Fine by me. Use the Bruins or any post-lockout-era Cup winner as a point of comparison. Can you find me ONE team among that group that won the Cup with as many playoff neophytes as we have on this roster? Boston had a ton of players with deep-playoff runs on their resume, including almost all of their key players.

Look at the Pens. The year before they won their Cup, they made a deep run. They ended up losing, largely because they weren't prepared (they said as much themselves--they all said that you can be told about the grind, but until you've lived it, you have no idea). The season after? They knew what to expect and they won the cup. Again, I hope I'm wrong, but I just don't see the team winning the Cup this year when 80 % of their defense has almost no playoff experience, and 60% of the projected top 6 (with Nash) hasn't been past the first round.
I read your post. I should've added that I totally agree that this team will probably have to make a deep run and LOSE before they can learn how to really play as a team in the playoffs and win it all. I agree that most of the players don't have a lot of playoff experience, but to be fair, a lot of the Tampa Bay 04 team (yes I realize that was pre-lockout, but it relates because we happen to have their leading scorer and Conn Smythe winner) didn't have a lot of playoff experience in the core of the team when they won. Richards himself had only been past the first round once, scoring 5 points (all assists) in 11 games the year before he scored 26 points in 23 games and won the cup.

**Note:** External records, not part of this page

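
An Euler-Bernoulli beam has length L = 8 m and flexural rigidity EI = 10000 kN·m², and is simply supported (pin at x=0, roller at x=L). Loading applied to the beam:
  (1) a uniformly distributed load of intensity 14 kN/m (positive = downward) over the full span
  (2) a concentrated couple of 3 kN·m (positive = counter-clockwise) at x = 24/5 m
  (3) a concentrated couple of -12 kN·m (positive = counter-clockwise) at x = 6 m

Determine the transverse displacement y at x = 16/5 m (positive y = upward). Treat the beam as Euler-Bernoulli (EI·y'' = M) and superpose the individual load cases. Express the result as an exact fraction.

Load 1 — uniform load w=14 kN/m over full span:
  y_1 = -wx(L³-2Lx²+x³)/(24EI) = -14·(16/5)·(8³-2·8·(16/5)²+(16/5)³)/(24·10000) = -27776/390625 m
Load 2 — applied couple M₀=3 kN·m at a=24/5 m (b=L-a=16/5):
  y_2 = (M₀x³/(6L)+C₁x)/EI  [x≤a] with C₁=M₀(3b²-L²)/(6L)=-52/25 = (3·(16/5)³/(6·8)+(-52/25)·(16/5))/10000 = -36/78125 m
Load 3 — applied couple M₀=-12 kN·m at a=6 m (b=L-a=2):
  y_3 = (M₀x³/(6L)+C₁x)/EI  [x≤a] with C₁=M₀(3b²-L²)/(6L)=13 = ((-12)·(16/5)³/(6·8)+13·(16/5))/10000 = 261/78125 m
Superposition: y = Σ y_i = -26651/390625 m ≈ -0.068227 m

y(16/5) = -26651/390625 m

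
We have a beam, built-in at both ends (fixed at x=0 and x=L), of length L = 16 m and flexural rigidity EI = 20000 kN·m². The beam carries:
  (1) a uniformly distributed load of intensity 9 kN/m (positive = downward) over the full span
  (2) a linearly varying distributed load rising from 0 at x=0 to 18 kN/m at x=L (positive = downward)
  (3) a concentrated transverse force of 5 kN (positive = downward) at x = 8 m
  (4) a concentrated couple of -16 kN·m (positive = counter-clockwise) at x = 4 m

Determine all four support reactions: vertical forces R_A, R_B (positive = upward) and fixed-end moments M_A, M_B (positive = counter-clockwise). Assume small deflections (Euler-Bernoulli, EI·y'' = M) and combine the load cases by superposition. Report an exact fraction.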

However, the fact that you're still comparing them to the 94 team is what I have a problem with. When I say compare, I mean compare. I don't mean only compare in the positive sense and pointing out similarities. Citing major differences between the 94 and 12 teams is still comparing and it's still bogus as far as I'm concerned. You can make your extremely valid point about the teams little playoff experience overall without mentioning 94. There are examples every year of teams with tons of skill, or tons of the right parts who fall short, and often players learn valuable lessons in the playoffs. Sometimes, though, a young player shocks the world, and elevates his game to new heights in the playoffs, despite not having much experience. I see Stepan doing this honestly. And I think the lines going into the playoffs are going to be

Stepan Richards Gaborik
Dubinsky Anisimov Callahan
Hagelin Mitchell Fedotenko
Rupp Boyle Prust

These are the spots guys are most comfortable in. Stepan is definitely a center in the future, but for this team, without any major trades I think he's best served and the team is best served to have Stepan play on a line with Richards and Gaborik. Guys with first line skill....on the first line. Guys with second line skill...on the second line. Third and fourth liners in their comfortable spots.

It gives us a real first line. Let the other teams try to shut them down. They'll find a way to create a scoring chance. Meanwhile, Dubinsky Anisimov and Callahan are hitting you, on top of you, and have the ability to score.

Hagelin Mitchell Fedotenko has the right combination of youthful speed, veteran experience, and size. And all three players could score a few goals here and there in the playoffs.

It's usually someone unexpected who scores the big goals in long OT games.

I like this team as is, I think we could use a depth center who could play 3rd or 2nd line if needed. Jeff Halpern available? Or a younger Jeff Halpern? Wouldn't be opposed to Kostistyin either.

I think the time go all in will depend on how far we go this playoffs. If we don't get past the first or second round, we should be all in for Parise. Give him a similar long term deal to Richards but at a little bit higher cap hit, 7-8 would be fine with me.

If we win the Stanley Cup, then I'd still be in on Parise.

If we don't get Parise, then we start looking at trade options and watching Kreider's progress as he's likely going to make the Rangers out of camp. As there are every single season, some high paid player will become available for one reason or another. It happens every year, but every year when it happens posters here exclaim "players like Player rarely if ever become available." Hossa was available, not only as a rental from Atlanta but twice on the open market as an unrestricted free agent. He signed with the teams he thought had a best shot at the cup that year. Kovalchuk was available both as a rental and again as a free agent despite the fact that he re-signed with the devils after testing the waters. Mike Richards was traded. Jeff Carter has been traded twice now in the same season. Nash is available. Ryan was available but when Murray didn't get the level of offer he was looking for, he pulled him off the market. If Anaheim hadn't got their crap together, he'd likely be available again right now.

Fortunately for us, we're now in a position where when player X does hit free agency, or has a small list of teams he'd waive his NTC for, the Rangers are likely to be in the mix, at least from the players standpoint if winning is really more important than money, and to some guys(like Hossa and Brad Richards) it still is.

I just think we need to either get Nash completely on our terms, which Howson probably won't , but could accept, or we need to stand pat, maybe add a few depth role players, but keep Dubinsky and keep the core. Maybe even bring up Kreider in the playoffs if we're having trouble scoring.